Legislative Assembly for the ACT: 1998 Week 5 Hansard (26 August) . . Page.. 1406 ..
MR CORBELL (continuing):
should consider very seriously. I am sure members on this side of the house would be very happy to discuss this with you. We feel that this is a threshold issue for this Government if it is serious about recognising community concern and serious about supporting the viability of arts in the ACT.

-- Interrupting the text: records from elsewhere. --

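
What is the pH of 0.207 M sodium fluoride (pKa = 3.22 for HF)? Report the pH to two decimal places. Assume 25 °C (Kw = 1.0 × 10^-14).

pH = 8.27

F- is the conjugate base of the weak acid HF.
Ka = 10^(−3.22) = 6.03 × 10^-4
Kb = Kw/Ka = 1.0×10^-14 / 6.03 × 10^-4 = 1.66 × 10^-11
From the ICE table, Kb = x²/(0.207 − x) = 1.66 × 10^-11.
Neglecting x in the denominator: x = √(1.66 × 10^-11 × 0.207) = 1.85 × 10^-6 M
(x/C₀ = 0.0009% < 5%, so the approximation holds.)
pOH = 5.73, so pH = 14.00 − pOH = 8.27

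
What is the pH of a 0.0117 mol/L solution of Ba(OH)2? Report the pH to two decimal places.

pH = 12.37

Ba(OH)2 is a strong base (each formula unit releases 2 OH-); [OH-] = 0.0234 M.
pOH = -log(0.0234) = 1.63
pH = 14.00 - 1.63 = 12.37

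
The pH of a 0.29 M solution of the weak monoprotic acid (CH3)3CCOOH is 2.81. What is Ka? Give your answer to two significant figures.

[H+] = 10^(-2.81) = 1.55 × 10^-3 M
At equilibrium [HA] = 0.29 − 1.55 × 10^-3 = 2.88 × 10^-1 M
Ka = [H+][A-]/[HA] = (1.55 × 10^-3)² / 2.88 × 10^-1 = 8.3 × 10^-6

Ka = 8.3 × 10^-6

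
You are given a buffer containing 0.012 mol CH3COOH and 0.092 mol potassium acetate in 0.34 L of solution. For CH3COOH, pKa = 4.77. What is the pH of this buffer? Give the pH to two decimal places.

pH = pKa + log([A⁻]/[HA]) = 4.77 + log(0.092/0.012)
pH = 4.77 + (+0.885) = 5.65

pH = 5.65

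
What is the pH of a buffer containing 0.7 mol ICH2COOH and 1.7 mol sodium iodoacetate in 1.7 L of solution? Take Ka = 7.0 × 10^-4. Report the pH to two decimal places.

pKa = −log(7.0 × 10^-4) = 3.155
Henderson–Hasselbalch: pH = pKa + log([ICH2COO-]/[ICH2COOH]) = 3.155 + log(1.7/0.7)
pH = 3.155 + (+0.385) = 3.54

pH = 3.54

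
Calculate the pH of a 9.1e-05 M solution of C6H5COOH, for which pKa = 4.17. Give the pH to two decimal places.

pH = 4.29

C6H5COOH ⇌ C6H5COO- + H+
Ka = 10^(−4.17) = 6.76 × 10^-5
Ka = x²/(9.1e-05 − x) = 6.76 × 10^-5
The 5% rule fails; solving x² + Ka·x − Ka·C₀ = 0 exactly:
x = [−6.76e-05 + √(6.76e-05² + 2.46e-08)]/2 = 5.16 × 10^-5 M
pH = −log(5.16 × 10^-5) = 4.29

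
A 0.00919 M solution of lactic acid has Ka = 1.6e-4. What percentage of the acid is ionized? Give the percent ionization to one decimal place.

12.4%

CH3CH(OH)COOH ⇌ CH3CH(OH)COO- + H+; let x = [H+] at equilibrium.
Ka = x²/(C₀ − x); solving the quadratic gives x = 1.14 × 10^-3 M.
% ionization = x/C₀ × 100% = 1.14 × 10^-3/0.00919 × 100% = 12.4%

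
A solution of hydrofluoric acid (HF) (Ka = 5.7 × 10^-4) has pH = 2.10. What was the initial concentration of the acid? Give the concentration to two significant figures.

C₀ = 1.2 × 10^-1 M

[H+] = 10^(-2.10) = 7.94 × 10^-3 M = x
Ka = x²/(C₀ − x) ⇒ C₀ = x + x²/Ka
C₀ = 7.94 × 10^-3 + (7.94 × 10^-3)²/(5.7 × 10^-4) = 1.19 × 10^-1 M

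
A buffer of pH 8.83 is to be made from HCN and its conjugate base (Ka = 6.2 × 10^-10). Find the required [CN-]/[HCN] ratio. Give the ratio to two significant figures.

pKa = -log(6.2 × 10^-10) = 9.208
pH = pKa + log(r) ⇒ log(r) = 8.83 − 9.208 = -0.378
r = [CN-]/[HCN] = 10^(-0.378) = 0.419

ratio = 0.42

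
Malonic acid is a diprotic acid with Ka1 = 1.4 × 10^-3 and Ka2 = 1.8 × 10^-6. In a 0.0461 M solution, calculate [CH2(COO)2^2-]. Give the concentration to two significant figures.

1.8 × 10^-6 M

First ionization gives [H+] ≈ [CH2(COOH)COO-] = 7.36 × 10^-3 M.
Second step: Ka2 = [H+][CH2(COO)2^2-]/[CH2(COOH)COO-] ≈ [CH2(COO)2^2-] (since [H+] ≈ [CH2(COOH)COO-]).
So [CH2(COO)2^2-] ≈ Ka2.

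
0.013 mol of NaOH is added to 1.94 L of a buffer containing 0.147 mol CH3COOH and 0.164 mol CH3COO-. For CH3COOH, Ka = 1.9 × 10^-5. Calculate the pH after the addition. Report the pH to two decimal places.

pH = 4.84

OH- converts CH3COOH to CH3COO-: CH3COOH → 0.134 mol, CH3COO- → 0.177 mol.
pKa = −log(1.9 × 10^-5) = 4.721
pH = pKa + log([A⁻]/[HA]) = 4.721 + log(0.177/0.134) = 4.721 +0.121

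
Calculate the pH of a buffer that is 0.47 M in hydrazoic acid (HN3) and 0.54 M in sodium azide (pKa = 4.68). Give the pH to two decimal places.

pH = 4.74

Henderson–Hasselbalch: pH = pKa + log([N3-]/[HN3]) = 4.68 + log(0.54/0.47)
pH = 4.68 + (+0.060) = 4.74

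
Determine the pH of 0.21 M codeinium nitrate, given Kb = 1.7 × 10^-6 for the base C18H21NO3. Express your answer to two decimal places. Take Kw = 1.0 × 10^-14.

C18H22NO3+ is the conjugate acid of the weak base C18H21NO3.
Ka = Kw/Kb = 1.0×10^-14 / 1.7 × 10^-6 = 5.88 × 10^-9
Ka = x²/(0.21 − x) = 5.88 × 10^-9
Assume x ≪ 0.21: x ≈ √(5.88 × 10^-9 × 0.21) = 3.51 × 10^-5 M
Check: 0.017% ionized — well under 5%, approximation valid.
pH = −log(3.51 × 10^-5) = 4.45

pH = 4.45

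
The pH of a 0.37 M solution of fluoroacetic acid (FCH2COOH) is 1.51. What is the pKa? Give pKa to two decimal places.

[H+] = 10^(-1.51) = 3.09 × 10^-2 M
At equilibrium [HA] = 0.37 − 3.09 × 10^-2 = 3.39 × 10^-1 M
Ka = [H+][A-]/[HA] = (3.09 × 10^-2)² / 3.39 × 10^-1 = 2.82 × 10^-3
pKa = -log(2.82 × 10^-3) = 2.55

pKa = 2.55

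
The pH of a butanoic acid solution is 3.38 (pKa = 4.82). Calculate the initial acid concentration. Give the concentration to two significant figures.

[H+] = 10^(-3.38) = 4.17 × 10^-4 M = x
Ka = 10^(−4.82) = 1.51 × 10^-5
Ka = x²/(C₀ − x) ⇒ C₀ = x + x²/Ka
C₀ = 4.17 × 10^-4 + (4.17 × 10^-4)²/(1.51 × 10^-5) = 1.19 × 10^-2 M

C₀ = 1.2 × 10^-2 M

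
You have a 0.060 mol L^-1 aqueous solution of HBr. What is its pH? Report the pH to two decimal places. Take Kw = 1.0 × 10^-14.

pH = 1.22

HBr is a strong acid and dissociates completely, so [H+] = 0.060 M.
pH = -log(0.06) = 1.22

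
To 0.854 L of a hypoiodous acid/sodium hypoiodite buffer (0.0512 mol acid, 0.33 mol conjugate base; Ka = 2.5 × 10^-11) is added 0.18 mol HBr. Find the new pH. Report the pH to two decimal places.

Added H+ converts OI- to HOI: HOI → 0.231 mol, OI- → 0.15 mol.
pKa = −log(2.5 × 10^-11) = 10.602
Henderson–Hasselbalch with mole ratio 0.15/0.231: pH = 10.602 + (-0.188)

pH = 10.41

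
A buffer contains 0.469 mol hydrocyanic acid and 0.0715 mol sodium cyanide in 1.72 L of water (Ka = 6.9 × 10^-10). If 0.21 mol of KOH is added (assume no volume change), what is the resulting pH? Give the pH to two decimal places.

After neutralization: n(HCN) = 0.259 mol, n(CN-) = 0.281 mol.
pKa = −log(6.9 × 10^-10) = 9.161
pH = pKa + log(n_CN-/n_HCN) = 9.161 + log(0.281/0.259) = 9.161 + (+0.035)

pH = 9.20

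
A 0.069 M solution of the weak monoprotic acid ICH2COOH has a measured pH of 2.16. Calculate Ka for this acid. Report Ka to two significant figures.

Ka = 7.7 × 10^-4

[H+] = 10^(-2.16) = 6.92 × 10^-3 M
At equilibrium [HA] = 0.069 − 6.92 × 10^-3 = 6.21 × 10^-2 M
Ka = [H+][A-]/[HA] = (6.92 × 10^-3)² / 6.21 × 10^-2 = 7.7 × 10^-4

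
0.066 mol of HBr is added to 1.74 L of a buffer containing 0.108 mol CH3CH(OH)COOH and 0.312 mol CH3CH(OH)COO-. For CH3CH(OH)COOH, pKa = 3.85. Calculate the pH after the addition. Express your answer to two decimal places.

pH = 4.00

After neutralization: n(CH3CH(OH)COOH) = 0.174 mol, n(CH3CH(OH)COO-) = 0.246 mol.
pH = pKa + log(n_CH3CH(OH)COO-/n_CH3CH(OH)COOH) = 3.85 + log(0.246/0.174) = 3.85 + (+0.150)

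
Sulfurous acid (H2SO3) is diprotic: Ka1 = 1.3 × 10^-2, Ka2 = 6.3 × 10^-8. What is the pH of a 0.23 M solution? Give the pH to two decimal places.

Ka1 ≫ Ka2, so treat the first dissociation as the only significant source of H+.
Ka1 = x²/(0.23 − x) = 1.3 × 10^-2
Solving the quadratic: x = (−Ka1 + √(Ka1² + 4·Ka1·C₀))/2 = 4.86 × 10^-2 M
pH = −log(4.86 × 10^-2) = 1.31

pH = 1.31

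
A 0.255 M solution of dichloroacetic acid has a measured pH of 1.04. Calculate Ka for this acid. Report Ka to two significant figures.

Ka = 5.1 × 10^-2

[H+] = 10^(-1.04) = 9.12 × 10^-2 M
At equilibrium [HA] = 0.255 − 9.12 × 10^-2 = 1.64 × 10^-1 M
Ka = [H+][A-]/[HA] = (9.12 × 10^-2)² / 1.64 × 10^-1 = 5.1 × 10^-2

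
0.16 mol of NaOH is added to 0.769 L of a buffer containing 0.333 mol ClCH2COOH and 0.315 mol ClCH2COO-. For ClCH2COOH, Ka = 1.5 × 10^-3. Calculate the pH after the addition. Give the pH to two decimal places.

After neutralization: n(ClCH2COOH) = 0.173 mol, n(ClCH2COO-) = 0.475 mol.
pKa = −log(1.5 × 10^-3) = 2.824
pH = pKa + log([A⁻]/[HA]) = 2.824 + log(0.475/0.173) = 2.824 +0.439

pH = 3.26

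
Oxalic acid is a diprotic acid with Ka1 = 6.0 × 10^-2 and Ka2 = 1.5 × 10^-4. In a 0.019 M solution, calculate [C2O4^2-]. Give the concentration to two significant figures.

First ionization gives [H+] ≈ [HC2O4-] = 1.52 × 10^-2 M.
Second step: Ka2 = [H+][C2O4^2-]/[HC2O4-] ≈ [C2O4^2-] (since [H+] ≈ [HC2O4-]).
So [C2O4^2-] ≈ Ka2.

1.5 × 10^-4 M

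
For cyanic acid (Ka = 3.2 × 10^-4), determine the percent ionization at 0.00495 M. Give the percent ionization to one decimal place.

22.4%

HOCN ⇌ OCN- + H+; let x = [H+] at equilibrium.
Solve x² + 0.00032x − 1.58e-06 = 0 → x = 1.11 × 10^-3 M
% ionization = x/C₀ × 100% = 1.11 × 10^-3/0.00495 × 100% = 22.4%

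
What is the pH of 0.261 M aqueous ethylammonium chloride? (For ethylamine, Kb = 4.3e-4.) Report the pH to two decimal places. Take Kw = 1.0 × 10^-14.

C2H5NH3+ is the conjugate acid of the weak base C2H5NH2.
Ka = Kw/Kb = 1.0×10^-14 / 4.3 × 10^-4 = 2.33 × 10^-11
From the ICE table, Ka = [H+]²/(0.261 − [H+]) = 2.33 × 10^-11.
Since Ka ≪ C₀, [H+] ≈ √(Ka·C₀) = 2.47 × 10^-6 M.
pH = −log[H+] = −log(2.47 × 10^-6) = 5.61

pH = 5.61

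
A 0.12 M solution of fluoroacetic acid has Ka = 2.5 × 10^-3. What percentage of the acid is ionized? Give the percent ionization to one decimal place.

FCH2COOH ⇌ FCH2COO- + H+; let x = [H+] at equilibrium.
Solve x² + 0.0025x − 0.0003 = 0 → x = 1.61 × 10^-2 M
% ionization = x/C₀ × 100% = 1.61 × 10^-2/0.12 × 100% = 13.4%

13.4%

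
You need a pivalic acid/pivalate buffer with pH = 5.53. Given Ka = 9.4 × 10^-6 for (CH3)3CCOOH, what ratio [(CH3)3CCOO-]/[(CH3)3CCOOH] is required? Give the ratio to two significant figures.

ratio = 3.2

pKa = -log(9.4 × 10^-6) = 5.027
pH = pKa + log(r) ⇒ log(r) = 5.53 − 5.027 = +0.503
r = [(CH3)3CCOO-]/[(CH3)3CCOOH] = 10^(+0.503) = 3.18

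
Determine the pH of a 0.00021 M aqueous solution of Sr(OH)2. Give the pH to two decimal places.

Sr(OH)2 is a strong base (each formula unit releases 2 OH-); [OH-] = 0.00042 M.
pOH = -log(0.00042) = 3.38
pH = 14.00 - 3.38 = 10.62

pH = 10.62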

Mr Speaker, in conclusion, the Institute of the Arts provides something which is beyond a monetary value to this city. It provides something which cannot be measured in a quantitative way. You cannot count the outputs for the Institute of the Arts, and nor should you. If we live in a society where we diminish everything down to something which is measurable and which can be counted, we are a poorer society. That is what the arts teach us. The arts teach us about things which cannot be measured in a quantitative way; about things which cannot be measured and counted and split up into little boxes like an accountant does. That is the beauty of the arts, and that is what gives this city the vitality it has through its arts. Mr Speaker, I urge members to support this motion here this evening, and I urge those members who have the ability to do so to seriously consider the avenues available to them when we come to vote on this item in the budget.
MR BERRY (5.53): Mr Speaker, the first thing I want to deal with is a comment that I understand was made by Mr Humphries in defence of Mr Hird. I think Mr Humphries referred to the Hansard report and Mr Hird's performance in the Estimates Committee. He said that the questions that Mr Hird asked were reasonable, as if to suggest that Mr Hird's performance was reasonable. We do not pick up anything from reading the Hansard. You do not pick up the intemperate nature of Mr Hird on the day. You do not pick up the red face and the angry body language, and you cannot smell the alcohol. You cannot get that from the Hansard.
MR SPEAKER: I beg your pardon.
Ms Carnell: Mr Speaker, I do not think it is appropriate in this place to make those sorts of comments.
MR BERRY: There is nothing wrong with drinking alcohol. Probably all of us drink it. Some drink more than others.
MR SPEAKER: Please, Mr Berry.
Mr Kaine: I would like to be doing it now. Could we get this over?
MR BERRY: Yes, and I am trying to hurry it along.
MR SPEAKER: Mr Berry, please withdraw any implication there.
Ms Carnell: I would rather be doing it now, too, but I do not think it is appropriate - - -
MR BERRY: I do not impute. I am just saying that is a matter of fact.